Sem um grupo de apoio, esses indivíduos acabam presos em um ciclo de exploração, em que não podem contar com ninguém para os socorrer ou libertá-los. A Organização Internacional do Trabalho sinaliza para a urgência de garantir uma migração segura, ordenada e regular, que permita que migrantes não acabem em situações de trabalho forçado.
Como acabar com a escravidão moderna?
A OIT, no relatório citado anteriormente, recomenda uma série de medidas que devem ser tomadas para que os países contribuam com o final da escravidão moderna. Elas são:
- Pôr fim ao trabalho forçado imposto pelo Estado;
- Ampliar a proteção social e fortalecer as proteções legais, incluindo aumento da idade legal do casamento para 18 anos sem exceção;
- Promover o recrutamento justo e ético;
- Abordar o aumento do risco de tráfico de pessoas e de trabalho forçado para trabalhadores (as) migrantes;
- Aumentar o apoio a pessoas vulneráveis;
- Fortalecer as medidas de combate ao trabalho forçado e ao tráfico de pessoas em empresas e cadeias de suprimentos;
- Melhorar e fazer cumprir as leis e as inspeções do trabalho;
É importante lembrar que o artigo 149 do Código penal brasileiro prevê punição de dois a oito anos de reclusão, além de multa, para quem “reduzir alguém à condição análoga à de escravizado, quer submetendo a trabalhos forçados ou a jornadas exaustivas, quer sujeitando a condições degradantes de trabalho, quer restringindo por qualquer meio a sua locomoção em razão de dívida contraída com o empregador ou preposto”.
Por fim, os empregadores, quando identificados, devem pagar todos os direitos trabalhistas pendentes as vítimas resgatadas.

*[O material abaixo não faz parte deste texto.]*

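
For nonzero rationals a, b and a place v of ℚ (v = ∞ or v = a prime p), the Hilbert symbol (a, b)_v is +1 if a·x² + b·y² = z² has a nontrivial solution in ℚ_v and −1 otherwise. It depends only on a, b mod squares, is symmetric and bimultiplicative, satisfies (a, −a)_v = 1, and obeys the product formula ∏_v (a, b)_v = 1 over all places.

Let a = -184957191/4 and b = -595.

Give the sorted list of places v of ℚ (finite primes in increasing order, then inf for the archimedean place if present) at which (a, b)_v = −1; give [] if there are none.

(a, b) ≡ (-20550799, -595) mod (ℚ^×)²; places V = {2, 3, 5, 7, 17, 19, 23, 31, 37, 41, ∞}.
(a,b)_3: α=2, u≡2; β=0, v≡2 (mod 3); (2|3)=-1, (2|3)=-1; sign (−1)^0·-1^0·-1^2 = +1.
(a,b)_31: α=1, u≡29; β=0, v≡25 (mod 31); (29|31)=-1, (25|31)=+1; sign (−1)^0·-1^0·+1^1 = +1.
(a,b)_∞: sgn(-20550799)=−, sgn(-595)=−, so -1.
(a,b)_2: α=-2, β=0; u≡1, v≡5 (mod 8); ε(u)ε(v)=0·0, αω(v)=-2·1, βω(u)=0·0; sum ≡ 0  ⇒  +1.
(a,b)_41: α=1, u≡30; β=0, v≡20 (mod 41); (30|41)=-1, (20|41)=+1; sign (−1)^0·-1^0·+1^1 = +1.
(a,b)_7: α=0, u≡2; β=1, v≡6 (mod 7); (2|7)=+1, (6|7)=-1; sign (−1)^0·+1^1·-1^0 = +1.
(a,b)_23: α=1, u≡20; β=0, v≡3 (mod 23); (20|23)=-1, (3|23)=+1; sign (−1)^0·-1^0·+1^1 = +1.
(a,b)_5: α=0, u≡1; β=1, v≡1 (mod 5); (1|5)=+1, (1|5)=+1; sign (−1)^0·+1^1·+1^0 = +1.
(a,b)_17: α=0, u≡1; β=1, v≡16 (mod 17); (1|17)=+1, (16|17)=+1; sign (−1)^0·+1^1·+1^0 = +1.
(a,b)_37: α=1, u≡29; β=0, v≡34 (mod 37); (29|37)=-1, (34|37)=+1; sign (−1)^0·-1^0·+1^1 = +1.
(a,b)_19: α=1, u≡1; β=0, v≡13 (mod 19); (1|19)=+1, (13|19)=-1; sign (−1)^0·+1^0·-1^1 = -1.
(-20550799, -595 / ℚ) ramifies at {19, ∞}: a division algebra.

[19, inf]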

Em casos em que o trabalhador escravizado é uma criança ou é vitimizado devido a sua raça ou etnia, a lei estabelece um aumento na pena.
Qual a principal diferença entre a escravidão antiga e moderna?
A principal diferença entre a escravidão moderna e a antiga é o caráter mercantil do escravizado. Durante a escravatura transatlântica de povos africanos, o escravizado negro era tido como uma moeda de troca, e o sistema todo funcionava como um setor mercadológico da sociedade (1).
Na modernidade, a escravidão é usada como uma forma de reduzir o custo de produção das empresas. Assim permitindo a diminuição considerável do valor de custo de um produto, criando uma competição desleal no mercado.